Tradizionalmente, la ricerca sull’Alzheimer ha puntato tutto sui neuroni e sulle alterazioni che li colpiscono. In questo studio, invece, gli scienziati hanno scelto un bersaglio innovativo: la barriera emato-encefalica, una fitta rete di cellule che separa il tessuto cerebrale dal sangue, lasciando passare solo le molecole utili e bloccando l’ingresso di agenti pericolosi come batteri e virus.

“La BBB è il vero guardiano del cervello”, spiegano i ricercatori, sottolineando come la sua compromissione sia spesso uno dei primi segnali di Alzheimer e di altre malattie neurologiche, inclusi i traumi cranici.

Un dettaglio chiave emerso dallo studio è che il deterioramento della barriera emato-encefalica precede la perdita neuronale in molte condizioni, suggerendo che rafforzarne la protezione potrebbe rallentare o bloccare l’intero processo neurodegenerativo. I ricercatori hanno così individuato un enzima, 15-PGDH, particolarmente abbondante nella BBB, che si eleva ulteriormente in presenza di Alzheimer, traumi cerebrali e invecchiamento, danneggiando la barriera stessa.

Bloccare l’enzima e preservare memoria e cervello

Focalizzandosi sull’enzima 15-PGDH, il team ha sperimentato un farmaco chiamato SW033291, sviluppato proprio a Cleveland per bloccare questa molecola dannosa.
Inizialmente nato per altri scopi (come la riparazione di tessuti dopo trapianti o colite), il principio attivo si è rivelato efficace anche nel prevenire la neuroinfiammazione e nel proteggere la barriera emato-encefalica nei modelli animali di Alzheimer.

“Scoprire che bloccare 15-PGDH ferma l’infiammazione cerebrale e protegge la barriera emato-encefalica è stato entusiasmante”, racconta Sanford Markowitz, altro autore dello studio.

Un dato molto importante è che il farmaco non modifica la quantità di amiloide (la proteina che si accumula nel cervello degli Alzheimer), ma agisce direttamente sul meccanismo protettivo della BBB. Questo approccio si differenzia dai trattamenti tradizionali, che puntano solo a rimuovere l’amiloide, spesso con risultati limitati e gravi effetti collaterali.

Risultati promettenti anche dopo traumi cerebrali

I benefici di SW033291 non si sono limitati all’Alzheimer: gli scienziati hanno infatti verificato che il farmaco protegge i topi dalla neurodegenerazione e dalla perdita di memoria anche dopo un trauma cranico (come una commozione cerebrale), persino quando somministrato a distanza di 24 ore dall’evento.

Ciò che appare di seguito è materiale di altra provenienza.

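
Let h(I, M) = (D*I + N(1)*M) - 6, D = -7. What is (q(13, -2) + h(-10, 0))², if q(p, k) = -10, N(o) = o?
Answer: 2916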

Questo dato rafforza la convinzione che il nuovo approccio possa essere utile non solo per l’Alzheimer, ma per molte altre condizioni che mettono a rischio il cervello. Alla luce dei risultati, i ricercatori sperano che la molecola possa presto essere testata in trial clinici sull’uomo, con l’obiettivo di estendere la terapia a chi soffre di Alzheimer, traumi cerebrali e forse anche ad altre patologie neurodegenerative.